Zwei meiner Bekannten haben zusammen ein Sachbuch geschrieben. Das Buch zeigt, welche positiven Effekte es haben kann, wenn sich unterschiedliche Disziplinen zusammentun, in diesem Fall der Physiotherapeut Georg Grasser und der Psychiater Dr. Mario Maleschitz. Das Buch öffnet Therapeuten und Ärzten neue Möglichkeiten in der Behandlung ihrer Patienten und schenkt Menschen, die von Schmerz und Ängsten geplagt werden, neue Hoffnung.
Dabei sprechen wir nicht von einigen wenigen Menschen, sondern von Millionen. In Deutschland sind laut der Deutschen Gesellschaft für Psychiatrie und Psychotherapie, Psychosomatik und Nervenheilkunde e. V. (dgppn) jedes Jahr rund 27,8 Prozent der erwachsenen Bevölkerung von einer psychischen Erkrankung betroffen, Angststörungen stehen mit 15,4 Prozent der Erkrankungen an der Spitze. Viele dieser Patienten werden gleichzeitig von Schmerzen geplagt. Andererseits leiden viele der Millionen von Menschen mit chronischen Schmerzen an psychiatrischen Erkrankungen.
Schmerz und Angst fressen Seele
Die Autoren verbindet ihre Arbeit als zertifizierte Therapeuten nach dem Fasziendistorsionsmodell (FDM) von Stepen Typaldos. Sie haben sich zusammengetan und ihre Erfahrungen mit den Patienten, die sie nach FDM behandeln, festgehalten und diskutiert. Herausgekommen sind faszinierende Erkenntnisse über die Zusammenhänge zwischen Körper und Geist, zwischen Angst und Schmerz, zwischen körperlichem Schmerz und seelischem Leid. Die Autoren haben erkannt, dass sie den Zustand psychiatrischer Patienten verbessern können, wenn sie körperliche Sensationen behandeln. Ein Beispiel: Wer Angst hat, spricht oft von einem ständigen Druck auf der Brust oder einem Kloß im Hals. Sobald diese Faszienverformungen erkannt und entsprechend manualtherapeutisch gelöst werden, spürt der Patient auf der körperlichen Ebene Erleichterung. Das wiederum hat Einfluss auf sein seelisches Wohlbefinden.
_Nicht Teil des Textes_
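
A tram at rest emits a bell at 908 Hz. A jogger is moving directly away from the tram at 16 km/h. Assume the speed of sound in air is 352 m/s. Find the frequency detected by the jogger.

897 Hz

16 km/h = 4.444 m/s.
Only the observer moves, away from the source, so f' = f · (v − v_o)/v.
f' = 908 × (352 − 4.444)/352 = 908 × 347.56/352 ≈ 897 Hz.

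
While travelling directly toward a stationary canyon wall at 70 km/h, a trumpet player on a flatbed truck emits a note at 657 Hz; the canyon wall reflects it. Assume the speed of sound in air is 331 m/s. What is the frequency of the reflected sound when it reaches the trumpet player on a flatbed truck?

739 Hz

70 km/h = 19.44 m/s.
The canyon wall receives the sound from a moving source: f₁ = f₀ · v/(v − v_e) = 657 × 331/311.56 ≈ 698 Hz.
On the return leg the trumpet player on a flatbed truck is a moving observer: f₂ = f₁ · (v + v_e)/v = 698 × 350.44/331 ≈ 739 Hz.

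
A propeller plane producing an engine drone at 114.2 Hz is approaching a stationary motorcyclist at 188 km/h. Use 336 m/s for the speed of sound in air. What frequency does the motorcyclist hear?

135 Hz

188 km/h = 52.22 m/s.
With the source moving toward a stationary observer, f' = f · v/(v − v_s).
f' = 114.2 × 336/(336 − 52.22) = 114.2 × 336/283.8 ≈ 135 Hz.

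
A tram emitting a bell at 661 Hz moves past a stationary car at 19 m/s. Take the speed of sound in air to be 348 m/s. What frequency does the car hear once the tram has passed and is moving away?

Receding: f₂ = f · v/(v + v_s) = 661 × 348/367 ≈ 627 Hz.

627 Hz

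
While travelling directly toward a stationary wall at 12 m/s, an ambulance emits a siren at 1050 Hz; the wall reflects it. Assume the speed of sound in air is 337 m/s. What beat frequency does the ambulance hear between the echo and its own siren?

78 Hz

The wall receives the sound from a moving source: f₁ = f₀ · v/(v − v_e) = 1050 × 337/325 ≈ 1088.8 Hz.
On the return leg the ambulance is a moving observer: f₂ = f₁ · (v + v_e)/v = 1088.8 × 349/337 ≈ 1127.5 Hz.
Equivalently f₂ = f₀ · (v + v_e)/(v − v_e).
Beat against the emitted tone: |f₂ − f₀| = 2v_e·f₀/(v − v_e) = 2 × 12 × 1050/325 ≈ 78 Hz.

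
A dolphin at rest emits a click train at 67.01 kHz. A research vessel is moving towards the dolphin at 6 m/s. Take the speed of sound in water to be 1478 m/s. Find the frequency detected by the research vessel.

67.3 kHz

Moving observer, stationary source: f' = f · (v + v_o)/v.
f' = 67.01 × (1478 + 6)/1478 = 67.01 × 1484/1478 ≈ 67.3 kHz.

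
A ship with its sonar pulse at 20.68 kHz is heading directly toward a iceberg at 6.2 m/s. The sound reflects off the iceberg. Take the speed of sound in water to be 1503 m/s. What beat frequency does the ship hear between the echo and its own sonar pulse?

171 Hz

The iceberg receives the sound from a moving source: f₁ = f₀ · v/(v − v_e) = 20.68 × 1503/1496.8 ≈ 20.7657 kHz.
On the return leg the ship is a moving observer: f₂ = f₁ · (v + v_e)/v = 20.7657 × 1509.2/1503 ≈ 20.8513 kHz.
Equivalently f₂ = f₀ · (v + v_e)/(v − v_e).
Beat against the emitted tone (with f₀ = 20680 Hz): |f₂ − f₀| = 2v_e·f₀/(v − v_e) = 2 × 6.2 × 20680/1496.8 ≈ 171 Hz.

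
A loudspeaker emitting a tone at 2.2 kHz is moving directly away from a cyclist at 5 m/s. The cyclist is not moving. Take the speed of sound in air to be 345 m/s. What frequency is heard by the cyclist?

With the source moving away from a stationary observer, f' = f · v/(v + v_s).
f' = 2.2 × 345/(345 + 5) = 2.2 × 345/350 ≈ 2.17 kHz.

2.17 kHz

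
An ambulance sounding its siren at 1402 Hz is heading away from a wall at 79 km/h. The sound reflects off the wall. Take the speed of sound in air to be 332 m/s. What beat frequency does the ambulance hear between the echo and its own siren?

79 km/h = 21.94 m/s.
The wall receives the sound from a moving source: f₁ = f₀ · v/(v + v_e) = 1402 × 332/353.94 ≈ 1315.1 Hz.
On the return leg the ambulance is a moving observer: f₂ = f₁ · (v − v_e)/v = 1315.1 × 310.06/332 ≈ 1228.2 Hz.
Equivalently f₂ = f₀ · (v − v_e)/(v + v_e).
Beat against the emitted tone: |f₂ − f₀| = 2v_e·f₀/(v + v_e) = 2 × 21.94 × 1402/353.94 ≈ 174 Hz.

174 Hz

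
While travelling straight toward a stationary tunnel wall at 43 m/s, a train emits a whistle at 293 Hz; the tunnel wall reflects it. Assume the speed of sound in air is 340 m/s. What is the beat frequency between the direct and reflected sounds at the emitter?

85 Hz

The tunnel wall receives the sound from a moving source: f₁ = f₀ · v/(v − v_e) = 293 × 340/297 ≈ 335.4 Hz.
On the return leg the train is a moving observer: f₂ = f₁ · (v + v_e)/v = 335.4 × 383/340 ≈ 377.8 Hz.
Equivalently f₂ = f₀ · (v + v_e)/(v − v_e).
Beat against the emitted tone: |f₂ − f₀| = 2v_e·f₀/(v − v_e) = 2 × 43 × 293/297 ≈ 85 Hz.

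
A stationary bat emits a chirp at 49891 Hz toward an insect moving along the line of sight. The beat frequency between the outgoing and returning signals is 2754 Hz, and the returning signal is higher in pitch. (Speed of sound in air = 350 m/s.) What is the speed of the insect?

Double Doppler shift off a moving reflector: f₂ = f₀ · (v + u)/(v − u) (u > 0 toward emitter).
Returning signal is higher, so f₂ = f₀ + Δf = 49891 + 2754 = 52645 Hz.
Rearranging, u = v · (f₂ − f₀)/(f₂ + f₀) = 350 × 2754/102536 ≈ 9.4 m/s.
So the insect is moving at 9.4 m/s toward the emitter.

9.4 m/s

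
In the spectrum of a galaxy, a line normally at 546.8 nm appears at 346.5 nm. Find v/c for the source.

λ'/λ₀ = 0.6337 < 1 (blueshift), so the source is approaching.
λ'/λ₀ = √((1 − β)/(1 + β)) for an approaching source ⇒ β = (1 − r²)/(1 + r²) with r = λ'/λ₀.
β = (1 − 0.4016)/(1 + 0.4016) ≈ 0.427.

0.427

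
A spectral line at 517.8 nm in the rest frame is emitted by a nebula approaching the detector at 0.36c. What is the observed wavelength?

Relativistic Doppler for wavelength: λ' = λ₀ · √((1 − β)/(1 + β)).
λ' = 517.8 × √(0.6400/1.3600) = 517.8 × 0.68599 ≈ 355.2 nm.

355.2 nm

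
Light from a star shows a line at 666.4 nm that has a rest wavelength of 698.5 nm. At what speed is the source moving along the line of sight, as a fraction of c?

λ'/λ₀ = 0.9540 < 1 (blueshift), so the source is approaching.
λ'/λ₀ = √((1 − β)/(1 + β)) for an approaching source ⇒ β = (1 − r²)/(1 + r²) with r = λ'/λ₀.
β = (1 − 0.9102)/(1 + 0.9102) ≈ 0.047.

0.047c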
Darüber hinaus entwerfen die Autoren mit der Dynamisch Zirkulären Interaktion (DZI) ein Modell, das es Therapeuten erlaubt, über einen geleiteten Prozess die Kommunikation und Interaktion mit ihren Patienten entscheidend zu verbessern und so Kollegen anderer Fachbereiche im Rahmen einer ganzheitlichen Patientenbetreuung zu unterstützen. Die Beschwerden der Patienten werden sowohl manualtherapeutisch als auch psychotherapeutisch behandelt. Gerade bei Patienten, die sich der seelischen Ursachen ihrer Schmerzen nicht bewusst sind oder diese negieren, kann hier ein wichtiger Schritt hin zu einer vertrauensvollen Therapeuten-Patienten-Beziehung getan und gleichzeitig die Akzeptanz psychotherapeutischer Maßnahmen gefördert werden.
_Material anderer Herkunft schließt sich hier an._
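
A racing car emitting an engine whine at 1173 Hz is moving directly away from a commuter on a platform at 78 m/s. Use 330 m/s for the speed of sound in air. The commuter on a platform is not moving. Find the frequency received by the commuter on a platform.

Moving source, stationary observer: f' = f · v/(v + v_s) since the source is receding.
f' = 1173 × 330/(330 + 78) = 1173 × 330/408 ≈ 949 Hz.

949 Hz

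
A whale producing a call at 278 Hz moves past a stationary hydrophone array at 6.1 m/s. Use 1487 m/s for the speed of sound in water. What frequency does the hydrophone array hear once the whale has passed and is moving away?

277 Hz

Receding: f₂ = f · v/(v + v_s) = 278 × 1487/1493.1 ≈ 277 Hz.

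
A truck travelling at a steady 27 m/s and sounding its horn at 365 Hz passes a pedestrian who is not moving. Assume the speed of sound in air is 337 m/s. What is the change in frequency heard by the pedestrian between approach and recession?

Approaching: f₁ = f · v/(v − v_s) = 365 × 337/310 ≈ 396.8 Hz.
Receding: f₂ = f · v/(v + v_s) = 365 × 337/364 ≈ 337.9 Hz.
Drop: f₁ − f₂ = 2f·v·v_s/(v² − v_s²) = 2 × 365 × 337 × 27/(337² − 27²) ≈ 58.9 Hz.

58.9 Hz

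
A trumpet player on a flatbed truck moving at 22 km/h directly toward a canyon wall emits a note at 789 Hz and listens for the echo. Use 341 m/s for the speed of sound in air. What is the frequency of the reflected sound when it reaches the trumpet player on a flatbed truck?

22 km/h = 6.111 m/s.
The canyon wall receives the sound from a moving source: f₁ = f₀ · v/(v − v_e) = 789 × 341/334.89 ≈ 803 Hz.
On the return leg the trumpet player on a flatbed truck is a moving observer: f₂ = f₁ · (v + v_e)/v = 803 × 347.11/341 ≈ 818 Hz.
Equivalently f₂ = f₀ · (v + v_e)/(v − v_e).

818 Hz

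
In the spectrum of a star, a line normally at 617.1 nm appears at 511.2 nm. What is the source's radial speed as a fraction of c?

0.186c

λ'/λ₀ = 0.8284 < 1 (blueshift), so the source is approaching.
λ'/λ₀ = √((1 − β)/(1 + β)) for an approaching source ⇒ β = (1 − r²)/(1 + r²) with r = λ'/λ₀.
β = (1 − 0.6862)/(1 + 0.6862) ≈ 0.186.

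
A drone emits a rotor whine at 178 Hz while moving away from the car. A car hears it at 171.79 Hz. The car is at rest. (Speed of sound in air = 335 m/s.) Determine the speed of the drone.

f' = f · v/(v + v_s) ⇒ v_s = v · |1 − f/f'|.
v_s = 335 × |1 − 178/171.79| = 335 × 0.03615 ≈ 12.1 m/s.

12.1 m/s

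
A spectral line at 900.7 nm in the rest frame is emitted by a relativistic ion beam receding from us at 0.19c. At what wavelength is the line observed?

1091.7 nm

Relativistic Doppler for wavelength: λ' = λ₀ · √((1 + β)/(1 − β)).
λ' = 900.7 × √(1.1900/0.8100) = 900.7 × 1.21208 ≈ 1091.7 nm.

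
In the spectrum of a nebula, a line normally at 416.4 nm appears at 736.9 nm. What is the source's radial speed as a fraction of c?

0.516c

λ'/λ₀ = 1.7697 > 1 (redshift), so the source is receding.
λ'/λ₀ = √((1 + β)/(1 − β)) for a receding source ⇒ β = (r² − 1)/(r² + 1) with r = λ'/λ₀.
β = (3.1318 − 1)/(3.1318 + 1) ≈ 0.516.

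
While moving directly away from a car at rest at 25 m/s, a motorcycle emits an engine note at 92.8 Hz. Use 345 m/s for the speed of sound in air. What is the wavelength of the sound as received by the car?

3.99 m

With the source moving away from a stationary observer, f' = f · v/(v + v_s).
f' = 92.8 × 345/(345 + 25) ≈ 87 Hz.
λ' = v/f' = 345/86.5297 ≈ 3.99 m.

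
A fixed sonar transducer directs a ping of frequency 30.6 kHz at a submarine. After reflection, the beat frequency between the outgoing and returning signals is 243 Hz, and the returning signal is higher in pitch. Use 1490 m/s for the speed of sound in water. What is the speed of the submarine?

5.9 m/s

Double Doppler shift off a moving reflector: f₂ = f₀ · (v + u)/(v − u) (u > 0 toward emitter).
Returning signal is higher, so f₂ = f₀ + Δf = 30600 + 243 = 30843 Hz.
Rearranging, u = v · (f₂ − f₀)/(f₂ + f₀) = 1490 × 243/61443 ≈ 5.9 m/s.
So the submarine is moving at 5.9 m/s toward the emitter.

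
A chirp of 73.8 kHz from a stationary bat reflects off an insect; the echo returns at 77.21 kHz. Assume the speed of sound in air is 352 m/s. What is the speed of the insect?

7.9 m/s

Double Doppler shift off a moving reflector: f₂ = f₀ · (v + u)/(v − u) (u > 0 toward emitter).
Rearranging, u = v · (f₂ − f₀)/(f₂ + f₀) = 352 × 3.41/151.01 ≈ 7.9 m/s.
So the insect is moving at 7.9 m/s toward the emitter.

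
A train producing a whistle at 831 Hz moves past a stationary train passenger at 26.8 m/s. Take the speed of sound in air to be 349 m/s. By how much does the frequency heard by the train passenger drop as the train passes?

Approaching: f₁ = f · v/(v − v_s) = 831 × 349/322.2 ≈ 900 Hz.
Receding: f₂ = f · v/(v + v_s) = 831 × 349/375.8 ≈ 772 Hz.
Drop: f₁ − f₂ = 2f·v·v_s/(v² − v_s²) = 2 × 831 × 349 × 26.8/(349² − 26.8²) ≈ 128 Hz.

128 Hz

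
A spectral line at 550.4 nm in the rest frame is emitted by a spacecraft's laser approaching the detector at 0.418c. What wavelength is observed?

Relativistic Doppler for wavelength: λ' = λ₀ · √((1 − β)/(1 + β)).
λ' = 550.4 × √(0.5820/1.4180) = 550.4 × 0.64065 ≈ 352.6 nm.

352.6 nm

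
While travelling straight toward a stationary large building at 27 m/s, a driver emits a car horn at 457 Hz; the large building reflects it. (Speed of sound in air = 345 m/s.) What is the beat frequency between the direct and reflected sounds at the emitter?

78 Hz

The large building receives the sound from a moving source: f₁ = f₀ · v/(v − v_e) = 457 × 345/318 ≈ 495.8 Hz.
On the return leg the driver is a moving observer: f₂ = f₁ · (v + v_e)/v = 495.8 × 372/345 ≈ 534.6 Hz.
Equivalently f₂ = f₀ · (v + v_e)/(v − v_e).
Beat against the emitted tone: |f₂ − f₀| = 2v_e·f₀/(v − v_e) = 2 × 27 × 457/318 ≈ 78 Hz.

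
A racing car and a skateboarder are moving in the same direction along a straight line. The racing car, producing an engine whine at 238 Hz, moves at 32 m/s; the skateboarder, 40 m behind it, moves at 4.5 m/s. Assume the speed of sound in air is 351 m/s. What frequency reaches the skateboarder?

The skateboarder is behind, so the racing car is moving away from it while the skateboarder is moving toward the racing car.
Both move, so f' = f · (v + v_o)/(v + v_s).
f' = 238 × (351 + 4.5)/(351 + 32) = 238 × 355.5/383 ≈ 221 Hz.

221 Hz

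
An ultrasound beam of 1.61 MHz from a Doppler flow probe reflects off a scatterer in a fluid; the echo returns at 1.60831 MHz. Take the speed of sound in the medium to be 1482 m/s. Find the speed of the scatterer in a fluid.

Double Doppler shift off a moving reflector: f₂ = f₀ · (v + u)/(v − u) (u > 0 toward emitter).
Rearranging, u = v · (f₂ − f₀)/(f₂ + f₀) = 1482 × -0.00169/3.21831 ≈ -0.78 m/s.
So the scatterer in a fluid is moving at 0.78 m/s away from the emitter.

0.78 m/s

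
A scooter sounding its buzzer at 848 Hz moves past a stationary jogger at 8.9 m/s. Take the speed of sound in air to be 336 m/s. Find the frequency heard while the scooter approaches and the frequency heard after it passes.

Approaching: f₁ = f · v/(v − v_s) = 848 × 336/327.1 ≈ 871 Hz.
Receding: f₂ = f · v/(v + v_s) = 848 × 336/344.9 ≈ 826 Hz.

871 Hz approaching; 826 Hz receding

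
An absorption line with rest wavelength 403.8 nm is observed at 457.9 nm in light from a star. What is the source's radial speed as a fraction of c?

λ'/λ₀ = 1.1340 > 1 (redshift), so the source is receding.
λ'/λ₀ = √((1 + β)/(1 − β)) for a receding source ⇒ β = (r² − 1)/(r² + 1) with r = λ'/λ₀.
β = (1.2859 − 1)/(1.2859 + 1) ≈ 0.125.

0.125c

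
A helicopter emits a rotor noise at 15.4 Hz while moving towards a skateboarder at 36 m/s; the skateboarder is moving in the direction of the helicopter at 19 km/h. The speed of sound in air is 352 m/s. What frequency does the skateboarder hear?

19 km/h = 5.278 m/s.
With source approaching and observer approaching, f' = f · (v + v_o)/(v − v_s).
f' = 15.4 × (352 + 5.278)/(352 − 36) = 15.4 × 357.28/316 ≈ 17.4 Hz.

17.4 Hz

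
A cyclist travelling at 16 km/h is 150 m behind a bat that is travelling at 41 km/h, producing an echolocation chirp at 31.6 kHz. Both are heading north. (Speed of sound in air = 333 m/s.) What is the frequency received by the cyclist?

31.0 kHz

41 km/h = 11.39 m/s; 16 km/h = 4.444 m/s.
The cyclist is behind, so the bat is moving away from it while the cyclist is moving toward the bat.
With source receding and observer approaching, f' = f · (v + v_o)/(v + v_s).
f' = 31.6 × (333 + 4.444)/(333 + 11.39) = 31.6 × 337.44/344.39 ≈ 31.0 kHz.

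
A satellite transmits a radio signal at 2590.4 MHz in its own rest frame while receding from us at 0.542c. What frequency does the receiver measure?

1411.7 MHz

Relativistic Doppler for frequency: f' = f₀ · √((1 − β)/(1 + β)).
f' = 2590.4 × √(0.4580/1.5420) = 2590.4 × 0.54499 ≈ 1411.7 MHz.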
Beide Praktiker, bleiben Grasser und Maleschitz nicht in der Theorie stecken, sondern führen den Leser mittels zahlreicher Beispiele aus ihren Praxen direkt in die Patienten-Therapeuten-Interaktion hinein. Patienten und Therapeuten „erzählen“ gemeinsam individuelle Geschichten über Schmerz, Angst, Burnout und den Weg zu einem besseren, glücklicheren Leben. Das macht das Buch nicht nur für Therapeuten und Ärzte lesenswert, sondern auch für alle, die von Schmerzen, psychosomatischen Diagnosen und Ängsten gequält werden und verzweifelt nach Linderung ihrer Beschwerden suchen.
SCHMERZ, ANGST, PANIK und BURNOUT VERSTEHEN. Ungeahnte Möglichkeiten in der Körpertherapie, Georg Grasser und Dr. Mario Maletschitz, fdm unlimited, 2020, 49 Euro.